Topics related to CpE 5170 (Real Time Systems) include:

● Hard vs Soft Real Time (R-T) Systems and Life-Cycle Models

● Specifications Model & Architecture Model

● Reference Model

● Multi-Tasking and R-T Scheduling

● Clock-Driven Scheduling

● Priority-Driven Scheduling

● Resource and Access Control

● Recommended references:

●  Real-Time Systems, J. W. Liu, Prentice-Hall, 2000, ISBN 0-13-099651

4.  Computational Intelligence

The morning session covers all 5xxx level course materials and the afternoon session covers 5xxx and 6xxx level course material in a greater depth. The morning session covers basic concepts and problems related to computational intelligence related areas. Such topics are covered in courses including: CpE 5310/EE 5310/ Sys Eng 5211 -Computational Intelligence, EE 5370 -Introduction to Neural Networks & Applications, and CpE /EE 6320 -Adaptive Dynamic Programming, CpE 6330 Clustering, CpE 6310 Markov Decision Processes.

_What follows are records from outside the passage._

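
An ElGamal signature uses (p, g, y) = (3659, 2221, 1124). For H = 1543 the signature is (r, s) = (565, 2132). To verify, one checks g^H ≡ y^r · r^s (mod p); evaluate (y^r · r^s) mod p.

3107

1124^2 = 1263376 ≡ 1021
1124^4 ≡ 1021^2 = 1042441 ≡ 3285
1124^8 ≡ 3285^2 = 10791225 ≡ 834
1124^16 ≡ 834^2 = 695556 ≡ 346
1124^32 ≡ 346^2 = 119716 ≡ 2628
1124^64 ≡ 2628^2 = 6906384 ≡ 1851
1124^128 ≡ 1851^2 = 3426201 ≡ 1377
1124^256 ≡ 1377^2 = 1896129 ≡ 767
1124^512 ≡ 767^2 = 588289 ≡ 2849
565 = 512 + 32 + 16 + 4 + 1, so 1124^565 ≡ 2849·2628·346·3285·1124 ≡ 2415 (mod 3659)
565^2 = 319225 ≡ 892
565^4 ≡ 892^2 = 795664 ≡ 1661
565^8 ≡ 1661^2 = 2758921 ≡ 35
565^16 ≡ 35^2 = 1225
565^32 ≡ 1225^2 = 1500625 ≡ 435
565^64 ≡ 435^2 = 189225 ≡ 2616
565^128 ≡ 2616^2 = 6843456 ≡ 1126
565^256 ≡ 1126^2 = 1267876 ≡ 1862
565^512 ≡ 1862^2 = 3467044 ≡ 1971
565^1024 ≡ 1971^2 = 3884841 ≡ 2642
565^2048 ≡ 2642^2 = 6980164 ≡ 2451
2132 = 2048 + 64 + 16 + 4, so 565^2132 ≡ 2451·2616·1225·1661 ≡ 1777 (mod 3659)
y^r · r^s ≡ 2415·1777 = 4291455 ≡ 3107 (mod 3659)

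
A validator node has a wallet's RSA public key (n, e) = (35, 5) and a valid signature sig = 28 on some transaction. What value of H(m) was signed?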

Topics related to CpE 5310/EE 5310 (Computational Intelligence) include:

●  Artificial Neural Networks (ANNs):
The Artificial Neuron; Supervised Learning Neural Networks; Unsupervised Learning Neural Networks; Radial Basis Function Networks. This part will be introductory in nature since most of the course involves EC, SI, and FS methods for training and developing ANN structures.